(319a) Symmetry Breaking, Symmetry Recovery and Chaos in Evaporation Driven Marangoni Flows over Bubbles

Understanding the flow dynamics inside thin liquid films that make up bubbles is of practical and fundamental interest. Practically, this understanding is crucial for tuning bubble stability, while fundamentally, flows inside thin films are an excellent platform to study characteristics of 2D flows. Here we experimentally study the spatial and temporal dynamics of film thickness profiles over bubbles in binary liquid mixtures subjected to evaporation driven Marangoni flows. Initially, we demonstrate how bubble stability can be dramatically tuned with the help of evaporation driven flows.
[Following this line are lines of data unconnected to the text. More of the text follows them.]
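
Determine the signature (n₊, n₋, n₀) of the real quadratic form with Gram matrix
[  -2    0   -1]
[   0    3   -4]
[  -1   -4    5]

Answer: (2, 1, 0)

Derivation:
step 0: pivot -2 → sign −
step 1: pivot 3 → sign +
step 2: pivot 1/6 → sign +
signature = (2, 1, 0)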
Subsequently, we probe the spatial structure and show that the spatial symmetry of the film thickness profiles are non-monotonic functions of initial volatile species concentration (c₀), with profiles being axisymmetric for both very low (1%) and very high (95%) concentrations. The temporal structure of the film thickness fluctuations over space reveal a similar non-monotonic dependence between species concentration and the spatial prevalence of fluctuation stochasticity. At 50% volatile species concentration, there is a complete breakdown of spatial symmetry and the film thickness fluctuations are chaotic everywhere in space, with the fluctuation statistics becoming spatially invariant and ergodic. For these cases, the power spectrum of thickness fluctuations forced by evaporation are shown to follow the Kolmogorov -5/3 scaling - a first such demonstration for forcing by evaporation. The observed non-monotonic behavior is a result of the system sensitivity to ambient disturbances scaling as (∂γ/∂γ)c₀(1-c₀)/μ, where ∂γ/∂γ is the solutal coefficient of surface tension and μ is the dynamic viscosity. These insights into evaporation driven Marangoni flows along with the reported experimental setup and protocols also serve as an excellent platform to further investigate externally forced 2D chaotic flows.